Seed Scoping

Seed scoping is the process of setting parameters that determine how much or how little of a site the Archive-It crawler reaches. This process is used to ensure that you are collecting all of the pages you want to collect, and avoiding those which you do not wish to become part of the collection. Seed scoping is handled through a variety of tools within Archive-It. Seed scoping is perhaps the most important element in web archiving. Proper scoping allows you to be very selective with the web content that you wish to add to your archive. It also assists you in reducing duplication and preserving your data budget.

Seed Type

Properly setting the seed type is the first step in seed scoping. There are a variety of seed types available

Scoping Rules

There are a variety of scoping rules available that allow you to either expand or contract the scope of your crawl. Below you will find a brief description of each. There is also thorough documentation about crawl scope on the Archive-It support pages.
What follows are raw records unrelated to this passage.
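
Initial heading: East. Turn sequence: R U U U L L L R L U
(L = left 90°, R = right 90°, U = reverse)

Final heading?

Answer: Final heading: West

Derivation:
Start: East
  R (right (90° clockwise)) -> South
  U (U-turn (180°)) -> North
  U (U-turn (180°)) -> South
  U (U-turn (180°)) -> North
  L (left (90° counter-clockwise)) -> West
  L (left (90° counter-clockwise)) -> South
  L (left (90° counter-clockwise)) -> East
  R (right (90° clockwise)) -> South
  L (left (90° counter-clockwise)) -> East
  U (U-turn (180°)) -> West
Final: West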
Collection Level Scoping Rules

Collection level scoping rules can be set from the Crawl Scope tab on the landing page of any collection. Collection level scoping rules apply to each seed in that collection. Collection level scoping rules are best utilized for content that may be consistent across seeds in your collection that you are sure you want to capture. This level of scoping can be useful to ensure you set the proper scoping rules to capture all YouTube videos for each seed in the collection.

Seed Level Scoping Rules

More often than not, you will be setting seed level scoping rules rather than collection level scoping rules. These rules are set by opening up the settings pane for any seed in your collection, and clicking on Seed Scope. You use the same scope contraction and expansion rules as outlined above. However, rather than those rules being applied to every seed within your collection, they are applied to individual seeds.